Surpreendentemente, a descoberta da primeira pista social de segurança aconteceu graças a um pequeno inseto: a mosca da fruta. Estes resultados, publicados hoje (21 de Agosto) na revista científica Nature Communications, marcam uma nova fase na compreensão de como a comunicação em contexto social funciona.

Um sinal silencioso de perigo

"Quando as pessoas pensam na comunicação de perigo em contexto social, pensam normalmente em alertas", diz Marta Moita, investigadora principal no Centro Champalimaud, em Portugal. "Mas o nosso grupo está interessado num tipo de pista de perigo diferente, a própria manifestação do comportamento defensivo.”

A imobilização é uma das três respostas universais de defesa, juntamente com a luta e a fuga. Esta resposta é a melhor alternativa em situações em que a fuga é impossível ou é menos vantajosa do que ficar parado na esperança de passar despercebido.

"A imobilização pode ser realmente uma maneira mais segura de transmitir a existência de perigo para os outros", aponta Marta Moita. "Este tipo de comunicação em contexto social não requer a produção ativa de um sinal que possa desencadear atenção indesejada. Além disso, a imobilização constitui uma pista que pode ser usada por qualquer animal que esteja por perto, independentemente da espécie", explica a investigadora.

O grupo liderado por Marta Moita demonstrou recentemente que as moscas da fruta imobilizam em resposta a uma ameaça inevitável. Esta descoberta desencadeou uma nova pergunta: poderia este comportamento mudar na presença de outras moscas por perto?

Segurança em (exatamente quantos) números?

Para responder a esta pergunta, Clara Ferreira, autora principal do estudo agora publicado, realizou um conjunto de experiências, em que começou com apenas uma mosca, sendo que depois foi aumentando o número de moscas de forma sistemática - duas, três e assim por diante, até grupos de dez moscas.

"Colocámos as moscas numa câmara fechada, transparente, e expusemo-las, repetidamente, a um disco escuro em expansão, que imitava um objeto em rota de colisão. Imagine o efeito visual da palma de uma mão aberta que se aproxima", explica Clara Ferreira. "Muitos animais quando expostos a este estímulo respondem defensivamente, incluindo os humanos.

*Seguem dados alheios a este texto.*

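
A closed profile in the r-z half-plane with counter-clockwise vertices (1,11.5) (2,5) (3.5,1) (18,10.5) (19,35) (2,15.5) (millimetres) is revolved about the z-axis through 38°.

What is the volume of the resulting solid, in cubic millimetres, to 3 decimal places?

Volume = 2313.481 mm³

Profile (r,z), 6 vertices: (1,11.5) (2,5) (3.5,1) (18,10.5) (19,35) (2,15.5)
edge 0: (1,11.5)→(2,5)  cross = 1·5 − 2·11.5 = -18.0000; (r_i+r_j)·cross = 3·-18.0000 = -54.0000
edge 1: (2,5)→(3.5,1)  cross = 2·1 − 3.5·5 = -15.5000; (r_i+r_j)·cross = 5.5·-15.5000 = -85.2500
edge 2: (3.5,1)→(18,10.5)  cross = 3.5·10.5 − 18·1 = 18.7500; (r_i+r_j)·cross = 21.5·18.7500 = 403.1250
edge 3: (18,10.5)→(19,35)  cross = 18·35 − 19·10.5 = 430.5000; (r_i+r_j)·cross = 37·430.5000 = 15928.5000
edge 4: (19,35)→(2,15.5)  cross = 19·15.5 − 2·35 = 224.5000; (r_i+r_j)·cross = 21·224.5000 = 4714.5000
edge 5: (2,15.5)→(1,11.5)  cross = 2·11.5 − 1·15.5 = 7.5000; (r_i+r_j)·cross = 3·7.5000 = 22.5000
Σcross = 647.7500 → A = |Σcross|/2 = 323.8750 mm²
Σ(r_i+r_j)·cross = 20929.3750 → first moment M = |Σ|/6 = 3488.2292
R_c = M/A = 3488.2292/323.8750 = 10.7703 mm
θ = 38° = 0.663225 rad
V = θ·R_c·A = 0.663225·10.7703·323.8750 = 2313.481 mm³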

No caso de imobilizarem, ficam muitas vezes imóveis durante algum tempo, mesmo depois da ameaça já ter desaparecido".

Os resultados obtidos revelaram que o tamanho do grupo é importante. "Todos os grupos - de dois a dez indivíduos - imobilizaram menos do que as moscas que estavam sozinhas na câmara. No entanto, fomos surpreendidos por um efeito complexo que o tamanho do grupo tem no comportamento das moscas", diz Clara Ferreira.

Em grupos de seis ou mais, as moscas imobilizavam temporariamente quando a ameaça aparecia e, logo de seguida, retomavam o movimento. Por outro lado, o padrão de resposta das moscas em grupos de cinco ou menos foi mais semelhante ao registado nas moscas que estavam sozinhas.

"As moscas nestes grupos imobilizavam ainda menos do que as moscas sozinhas. No entanto, o tempo de imobilização aumentava à medida que a experiência avançava. Quanto mais repetições do estímulo ameaçador recebiam, mais tempo permaneciam imóveis quando o estímulo reaparecia", explica Clara Ferreira. "Estes resultados eram algo intrigantes", acrescenta a investigadora. "Nunca o efeito do tamanho do grupo na imobilização havia sido sistematicamente caracterizado (em qualquer espécie) e os resultados revelaram uma relação tão fascinante quanto intrincada.”

Ir ou ficar?

Estas descobertas demonstram que as moscas alteram as suas respostas defensivas quando na presença de outras moscas. Esta nova observação levantou uma questão premente - a que pistas sociais é que estas moscas estão a responder? Para encontrar a resposta, Clara Ferreira e Marta Moita analisaram meticulosamente os resultados anteriores e realizaram experiências adicionais recorrendo para isso a moscas cegas e a “moscas-artificiais” controladas por ímans.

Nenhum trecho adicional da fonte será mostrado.